In August 2008, 15-year-old Max Gilpin died from heat stroke, sepsis, and multiple organ failure three days after collapsing at football practice. During the trial, Stinson was accused of forcing players to run without water breaks until they vomited or passed out. Doug Casa, PhD, ATC, FACSM, FNATA, Director of Athletic Training Education and Professor in the Department of Kinesiology at the University of Connecticut, testified that had Gilpin been immersed in an ice bath after he collapsed, he might have lived.
But defense witnesses said the players only ran a few more sprints than usual the day Gilpin collapsed. Medical experts, including the state medical examiner, also said Gilpin’s use of creatine and Adderall (a prescription drug for Attention Deficit Hyperactivity Disorder), along with signs of illness the day of his death, predisposed him to heat illness risk by contributing to dehydration.
Even before the trial began, the Kentucky General Assembly passed a bill requiring the state’s high school coaches to complete a sports safety course that includes protocols for heat illness emergencies. But athletic trainers are hoping the trial has shed new light on the need for certified athletic trainers at high schools. Earlier this year, the NATA released updated guidelines for avoiding heat illness, which recommend eliminating two-a-day practices during the first week in August.
“This trial has put a major focus on the healthcare of young athletes,” NATA President Marjorie Albohm, MS, ATC, said in a statement. “What is more important than ensuring the right medical professional is taking care of your kids? Athletic trainers are the first responders when a student-athlete goes down on the playing field. Without the presence of the athletic trainer, students risk the onset of prolonged or misdiagnosed illness or injury and even fatal consequences if they are not responded to immediately.”

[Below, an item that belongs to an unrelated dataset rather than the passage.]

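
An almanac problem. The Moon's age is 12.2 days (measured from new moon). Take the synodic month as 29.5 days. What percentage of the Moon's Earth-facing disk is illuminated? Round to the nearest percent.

93%

Phase angle: θ = 360°·(12.2 d)/(29.5 d) = 148.9°.
Illuminated fraction = (1 − cos 148.9°)/2 = (1 − (-0.856))/2 ≈ 0.928, so 93%.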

Safe and Smart Mouthguard Use
A study in the September/October issue of Sports Health: A Multidisciplinary Approach underscores the importance of athletes regularly cleaning and disinfecting their mouthguards–and discarding old and misshapen ones. As mouthguards are a required piece of equipment in many contact sports, the findings are relevant to athletes at all levels of play.
Researchers from the Oklahoma State University Center for Health Sciences examined the mouths of 62 college football players before the start of their season and again at the end. The first set of examinations found lesions on the gums, inner cheeks, and roofs of the mouths of 75 percent of the players. By season’s end, 96 percent of the players had sores–mostly in the same areas of the mouth.
“We saw not only an overall increase in the number of lesions, but also a wider distribution,” study author Richard Glass, DDS, PhD, a Center for Health Sciences Professor at Oklahoma State, said in a press release. “By no means should the value of a mouthguard be discounted. The protection they offer teeth during contact sports is important. However, the length of time that a mouthguard is used and how often it is cleaned needs to be revised.”
Mouthguards not disinfected on a regular basis can collect bacteria, so the study’s authors suggest athletes sanitize their mouthguards daily with an antimicrobial denture-cleaning solution. The authors also say that as soon as a mouthguard develops jagged edges or become misshapen, it should be replaced. Even small abrasions not visible to the naked eye can become infected if exposed to the bacteria a mouthguard can collect.